For those who are familiar with pu-erh teas, it is most likely you have come crossed many 4 digits marks, such as 7542、7562、7572、8542, 8582 etc. These are not just random numbers. They actually carry certain important information about the tea.
Here is how the 4 digits are decoded
Pu-erh tea has a long production and consumption history in China. The teas used to be produced by tea farmers in family businesses. Following the recent growth of its popularity and consumption in China and worldwide, its production has been increasingly industrialised. With the industrialisation, a few big brands and manufacturers have merged to dominate the industry in the Yun-Nan Province. To facilitate the Pu-erh tea’s exportation, the Department of tea agriculture (of Yun-Nan Province) introduced a four digit marking system in 1974.
The elements are:
- The first two digits represent the year a particular recipe was first created and used in production. Pu-erh tea leaves are harvested from 6 main mountain areas (六大茶山) in the Yun-Nan Province: Yi-Bang (倚邦), Ge-Deng(革登), Mang-Zhi (莽枝), Man-Zhuang(蛮砖), You-Le (攸乐) and Yi-Wu(易武). There are subtle differences between the teas harvested from different origins. The local tea masters have in-depth knowledge about the different varieties and combine tea leaves of various degrees of maturity and sources to achieve products of harmonious balance. These are called pu-erh recipes, often owned and guarded by the major manufacturers.

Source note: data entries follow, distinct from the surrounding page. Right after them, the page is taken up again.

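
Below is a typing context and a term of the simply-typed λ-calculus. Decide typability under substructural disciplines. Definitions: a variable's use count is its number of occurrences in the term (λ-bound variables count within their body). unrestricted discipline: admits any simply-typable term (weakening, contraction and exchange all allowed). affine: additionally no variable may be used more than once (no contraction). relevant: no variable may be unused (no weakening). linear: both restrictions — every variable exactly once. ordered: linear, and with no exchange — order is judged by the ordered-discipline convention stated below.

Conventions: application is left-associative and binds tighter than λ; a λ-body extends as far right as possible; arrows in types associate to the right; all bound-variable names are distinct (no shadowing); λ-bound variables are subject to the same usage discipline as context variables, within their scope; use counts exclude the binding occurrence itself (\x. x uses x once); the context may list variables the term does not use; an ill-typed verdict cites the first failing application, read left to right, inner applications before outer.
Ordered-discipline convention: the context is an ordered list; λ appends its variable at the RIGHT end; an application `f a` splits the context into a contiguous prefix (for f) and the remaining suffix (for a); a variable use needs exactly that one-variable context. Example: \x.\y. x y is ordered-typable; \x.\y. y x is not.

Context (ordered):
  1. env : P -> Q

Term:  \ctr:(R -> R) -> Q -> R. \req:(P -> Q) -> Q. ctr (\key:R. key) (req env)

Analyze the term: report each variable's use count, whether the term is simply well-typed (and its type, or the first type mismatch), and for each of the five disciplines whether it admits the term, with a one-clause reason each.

use counts: env=1, ctr (bound)=1, req (bound)=1, key (bound)=1
order of uses: ctr, key, req, env
typing: well-typed at ((R -> R) -> Q -> R) -> ((P -> Q) -> Q) -> R
ordered: ✗, no ordered split (uses run ctr, key, req, env)
linear: ✓, each of env, ctr, req, key used exactly once
affine: ✓, none of env, ctr, req, key used more than once
relevant: ✓, at least one use each (env, ctr, req, key)
unrestricted: ✓, type-checks (((R -> R) -> Q -> R) -> ((P -> Q) -> Q) -> R) and nothing is barred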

- The third digit in the four digit code represent the level of the tenderness/grade of the majority of the leaves used: 0-youngest and 9-most mature. (Note, unlike some other teas that the younger the tea leaves are the better the quality, a high quality pu-erh tea is often composed by a balance of young and mature tea leaves. )
- The last digit represents the factory/manufacturer which produces the tea: 1 – KunMing Tea Factory (昆明茶廠); 2 – MengHai Tea Factory (勐海茶廠); 3 – XiaGuan Tea Factory (下關茶廠) 4 – Pu-erh Tea Factory (普洱茶廠)

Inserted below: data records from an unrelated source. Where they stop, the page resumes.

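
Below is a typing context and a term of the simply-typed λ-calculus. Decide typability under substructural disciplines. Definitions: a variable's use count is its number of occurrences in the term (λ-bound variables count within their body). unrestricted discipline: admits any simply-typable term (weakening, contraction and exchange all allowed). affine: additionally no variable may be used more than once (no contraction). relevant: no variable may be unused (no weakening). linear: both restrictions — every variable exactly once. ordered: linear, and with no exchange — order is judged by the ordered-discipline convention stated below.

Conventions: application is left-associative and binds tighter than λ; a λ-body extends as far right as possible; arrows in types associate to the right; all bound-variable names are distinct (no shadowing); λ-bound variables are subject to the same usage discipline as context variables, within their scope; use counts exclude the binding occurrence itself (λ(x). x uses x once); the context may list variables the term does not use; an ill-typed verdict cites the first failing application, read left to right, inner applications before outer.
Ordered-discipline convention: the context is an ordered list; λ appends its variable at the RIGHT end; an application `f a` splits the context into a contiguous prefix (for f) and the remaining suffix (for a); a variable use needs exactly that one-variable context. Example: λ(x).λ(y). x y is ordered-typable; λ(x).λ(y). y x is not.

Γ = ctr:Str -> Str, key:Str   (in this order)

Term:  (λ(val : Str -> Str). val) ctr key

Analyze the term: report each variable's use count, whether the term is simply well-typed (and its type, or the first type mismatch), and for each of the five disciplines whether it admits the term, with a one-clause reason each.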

As we can see now, these four digits actually provide information on:
- The owner/manufacturer of the recipe
- The year the recipe was first put in production
- The Pu-erh tea leave grade
These recipes are most likely to be used repeatedly in the subsequent years and the manufacturers often add an independent number to indicate the year of the production. Being an aged and collected product, these numbers and codes conventionally provide good information about the product when consumed or traded later.